Detecting the complex pattern that is breast cancer is extremely difficult, even with years of specialized training. Basically, a radiologist needs to detect a tumor that is white in the middle of a white background. AI may one day be able to help with that pattern detection, but a radiologist’s job is much more than pattern recognition, said Dr. Laura Heacock, a breast radiologist at NYU Langone Perlmutter Cancer Center, who was not involved in the new study.
“If you spend a day with a radiologist, you’ll see that how an artificial intelligence looks at screening a mammogram is really just part of how radiologists practice medicine, even in breast imaging,” she said. “These tools work best when paired with highly trained radiologists who make the final call on your mammogram. Think of it as a tool like a stethoscope to a cardiologist.”

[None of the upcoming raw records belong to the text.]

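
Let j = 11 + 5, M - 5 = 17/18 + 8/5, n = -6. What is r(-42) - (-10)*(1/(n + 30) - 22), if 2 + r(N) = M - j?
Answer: -41407/180 ≈ -230.04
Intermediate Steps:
M = 679/90 (M = 5 + (17/18 + 8/5) = 5 + 229/90 = 679/90 ≈ 7.5444)
j = 16
r(N) = -941/90 (r(N) = -2 + (679/90 - 1*16) = -2 + (679/90 - 16) = -2 - 761/90 = -941/90)
r(-42) - (-10)*(1/(n + 30) - 22) = -941/90 - (-10)*(1/(-6 + 30) - 22) = -941/90 - (-10)*(1/24 - 22) = -941/90 - (-10)*(-527)/24 = -941/90 - 1*2635/12 = -941/90 - 2635/12 = -41407/180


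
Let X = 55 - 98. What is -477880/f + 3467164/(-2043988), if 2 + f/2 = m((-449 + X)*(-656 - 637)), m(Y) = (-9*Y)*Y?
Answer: -1578534745210775193/930589438969982461 ≈ -1.6963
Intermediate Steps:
X = -43
m(Y) = -9*Y²
f = -7284500214052 (f = -4 + 2*(-9*(-656 - 637)²*(-449 - 43)²) = -4 + 2*(-9*(-492*(-1293))²) = -4 + 2*(-9*636156²) = -4 + 2*(-9*404694456336) = -4 + 2*(-3642250107024) = -4 - 7284500214048 = -7284500214052)
-477880/f + 3467164/(-2043988) = -477880/(-7284500214052) + 3467164/(-2043988) = -477880*(-1/7284500214052) + 3467164*(-1/2043988) = 119470/1821125053513 - 866791/510997 = -1578534745210775193/930589438969982461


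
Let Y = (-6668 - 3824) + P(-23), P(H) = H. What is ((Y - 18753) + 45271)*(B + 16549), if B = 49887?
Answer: 1063175308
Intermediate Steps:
Y = -10515 (Y = (-6668 - 3824) - 23 = -10492 - 23 = -10515)
((Y - 18753) + 45271)*(B + 16549) = ((-10515 - 18753) + 45271)*(49887 + 16549) = (-29268 + 45271)*66436 = 16003*66436 = 1063175308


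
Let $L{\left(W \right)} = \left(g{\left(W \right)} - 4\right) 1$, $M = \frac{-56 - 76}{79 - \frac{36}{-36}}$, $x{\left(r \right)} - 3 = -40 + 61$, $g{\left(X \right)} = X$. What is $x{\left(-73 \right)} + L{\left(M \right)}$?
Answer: $\frac{367}{20} \approx 18.35$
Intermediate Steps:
$x{\left(r \right)} = 24$ ($x{\left(r \right)} = 3 + \left(-40 + 61\right) = 3 + 21 = 24$)
$M = - \frac{33}{20}$ ($M = - \frac{132}{79 - -1} = - \frac{132}{79 + 1} = - \frac{132}{80} = \left(-132\right) \frac{1}{80} = - \frac{33}{20} \approx -1.65$)
$L{\left(W \right)} = -4 + W$ ($L{\left(W \right)} = \left(W - 4\right) 1 = \left(-4 + W\right) 1 = -4 + W$)
$x{\left(-73 \right)} + L{\left(M \right)} = 24 - \frac{113}{20} = \frac{367}{20}$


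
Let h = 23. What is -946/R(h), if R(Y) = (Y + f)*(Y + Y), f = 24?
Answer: -473/1081 ≈ -0.43756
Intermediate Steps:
R(Y) = 2*Y*(24 + Y) (R(Y) = (Y + 24)*(Y + Y) = (24 + Y)*(2*Y) = 2*Y*(24 + Y))
-946/R(h) = -946*1/(46*(24 + 23)) = -946/(2*23*47) = -946/2162 = -946*1/2162 = -473/1081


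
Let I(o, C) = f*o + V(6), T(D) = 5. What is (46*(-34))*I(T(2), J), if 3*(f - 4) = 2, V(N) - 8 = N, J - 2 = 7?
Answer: -175168/3 ≈ -58389.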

Heacock said that with more research, her colleagues may use AI in this way in the future. Radiologists already use a relatively crude form of computer image analysis called CAD, developed in the 1990s, which can recognize patterns in mammograms.
“AI algorithms are more flexible and trained with much more cutting-edge deep neural networks that allow advanced feature recognition and application, and they’re cross-trained on all the commercial models and the research models are externally validated,” Heacock said. An AI model looks at an image differently than a human eye would, is trained on different material, and can make different predictions based on what it can and can’t see, she said.
Although artificial intelligence is still a new technology, artificial intelligence is beginning to capture the imagination of scientists. It is used in drug discovery and development, and it has helped doctors communicate better with patients. AI even passed the practice exam doctors use to get their licenses, so it’s being used to help write better test questions.
Several AI programs are also being developed to help doctors detect cancer. A program at MIT has been created to detect high risk of future breast cancer based on current mammograms, something doctors are unable to do right now.
Many of these programs are showing real promise, Heacock said.
“I think of AI as more validation. It doesn’t sleep. AI doesn’t get tired. The AI doesn’t get tired, and it’s been shown that it can tremendously augment our less experienced doctors, which if you see something rare, AI “One might be more likely to flag it if you haven’t seen it before,” she said.
She will also welcome the day when research moves forward.
“You wouldn’t turn down a stethoscope if it was offered to you, you know?” she added.